ObamaCare is in Federal Appeal Court. The arguments for and against the mandatory participation are being crystallized. The critical issue is that people who would choose to not purchase insurance will be penalized by having to pay hundreds of dollars each year when they file taxes with the Federal government. In essence, the arguments are:
- Health costs for uninsured people are shifted to those with insurance. Everybody participates with health care choices and commerce. Hence, this constitutes interstate commerce and can therefore be regulated by Federal Congress.
- The choice to not buy health insurance cannot be construed as participation in commerce, so Congress does not have a role regulating it. If allowed, then any lack of activity can be designated commerce and regulated. Congressional power would have no limit.
For two reasons, I have to agree with the later argument:
- When someone else (the poor person getting free health care and shifting cost to me) chooses to take an action, how can that commerce be contrued so as to regulate me? If you do something, that does not give Congress the right to regulate me. Hmm.. how does that compare in analogous issues? The fact the someone else illegally used guns causes my gun purchase to be regulated. Okay, I can see that. However, that would be regulation my attempt to purchase something, not not purchase something. Which brings me to my second reason to agree with the later argument.

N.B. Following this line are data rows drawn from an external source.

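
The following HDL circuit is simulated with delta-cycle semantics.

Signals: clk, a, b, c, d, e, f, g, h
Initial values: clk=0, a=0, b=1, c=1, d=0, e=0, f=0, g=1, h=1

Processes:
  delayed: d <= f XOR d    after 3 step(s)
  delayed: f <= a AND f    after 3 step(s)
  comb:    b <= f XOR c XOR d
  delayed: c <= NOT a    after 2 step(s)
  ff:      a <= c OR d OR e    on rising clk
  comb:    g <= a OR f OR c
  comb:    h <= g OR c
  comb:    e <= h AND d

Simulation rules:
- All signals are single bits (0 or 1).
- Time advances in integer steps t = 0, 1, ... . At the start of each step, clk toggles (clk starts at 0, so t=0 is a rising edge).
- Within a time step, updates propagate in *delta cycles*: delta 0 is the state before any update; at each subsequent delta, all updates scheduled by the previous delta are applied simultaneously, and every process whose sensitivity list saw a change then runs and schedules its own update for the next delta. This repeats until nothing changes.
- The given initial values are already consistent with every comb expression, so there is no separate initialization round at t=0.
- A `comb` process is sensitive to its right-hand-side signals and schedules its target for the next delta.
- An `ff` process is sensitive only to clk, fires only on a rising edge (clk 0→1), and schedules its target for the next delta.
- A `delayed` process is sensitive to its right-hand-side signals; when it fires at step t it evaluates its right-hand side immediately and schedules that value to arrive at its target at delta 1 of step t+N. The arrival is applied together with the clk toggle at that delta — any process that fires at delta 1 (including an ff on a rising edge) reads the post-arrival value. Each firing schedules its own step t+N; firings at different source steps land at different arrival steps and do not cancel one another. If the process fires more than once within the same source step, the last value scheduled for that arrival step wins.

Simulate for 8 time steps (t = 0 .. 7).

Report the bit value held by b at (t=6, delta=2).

0

t0.Δ0 b=1 g=1 clk=0 d=0 a=0 h=1 c=1 e=0 f=0
t0.Δ1 b=1 g=1 clk=1 d=0 a=0 h=1 c=1 e=0 f=0
t0.Δ2 b=1 g=1 clk=1 d=0 a=1 h=1 c=1 e=0 f=0
t1.Δ0 b=1 g=1 clk=1 d=0 a=1 h=1 c=1 e=0 f=0
t1.Δ1 b=1 g=1 clk=0 d=0 a=1 h=1 c=1 e=0 f=0
t2.Δ0 b=1 g=1 clk=0 d=0 a=1 h=1 c=1 e=0 f=0
t2.Δ1 b=1 g=1 clk=1 d=0 a=1 h=1 c=0 e=0 f=0
t2.Δ2 b=0 g=1 clk=1 d=0 a=0 h=1 c=0 e=0 f=0
t2.Δ3 b=0 g=0 clk=1 d=0 a=0 h=1 c=0 e=0 f=0
t2.Δ4 b=0 g=0 clk=1 d=0 a=0 h=0 c=0 e=0 f=0
t3.Δ0 b=0 g=0 clk=1 d=0 a=0 h=0 c=0 e=0 f=0
t3.Δ1 b=0 g=0 clk=0 d=0 a=0 h=0 c=0 e=0 f=0
t4.Δ0 b=0 g=0 clk=0 d=0 a=0 h=0 c=0 e=0 f=0
t4.Δ1 b=0 g=0 clk=1 d=0 a=0 h=0 c=1 e=0 f=0
t4.Δ2 b=1 g=1 clk=1 d=0 a=1 h=1 c=1 e=0 f=0
t5.Δ0 b=1 g=1 clk=1 d=0 a=1 h=1 c=1 e=0 f=0
t5.Δ1 b=1 g=1 clk=0 d=0 a=1 h=1 c=1 e=0 f=0
t6.Δ0 b=1 g=1 clk=0 d=0 a=1 h=1 c=1 e=0 f=0
t6.Δ1 b=1 g=1 clk=1 d=0 a=1 h=1 c=0 e=0 f=0
t6.Δ2 b=0 g=1 clk=1 d=0 a=0 h=1 c=0 e=0 f=0
t6.Δ3 b=0 g=0 clk=1 d=0 a=0 h=1 c=0 e=0 f=0
t6.Δ4 b=0 g=0 clk=1 d=0 a=0 h=0 c=0 e=0 f=0
t7.Δ0 b=0 g=0 clk=1 d=0 a=0 h=0 c=0 e=0 f=0
t7.Δ1 b=0 g=0 clk=0 d=0 a=0 h=0 c=0 e=0 f=0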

- The cost shifting argument is specious, that would not be tolerated in any other context. Consider the tight analogy that I might choose to pickup up a hitchhiker in my pickup truck. And, by currently choosing to give rides, I would be choosing to subsidize non-drivers. What right would Congress have to come in and now tell me I must purchase a truck in order to keep picking up hitchhikers–and penalize me financially if I do not purchase a truck of their choice? There’s no way this argument would carry weight.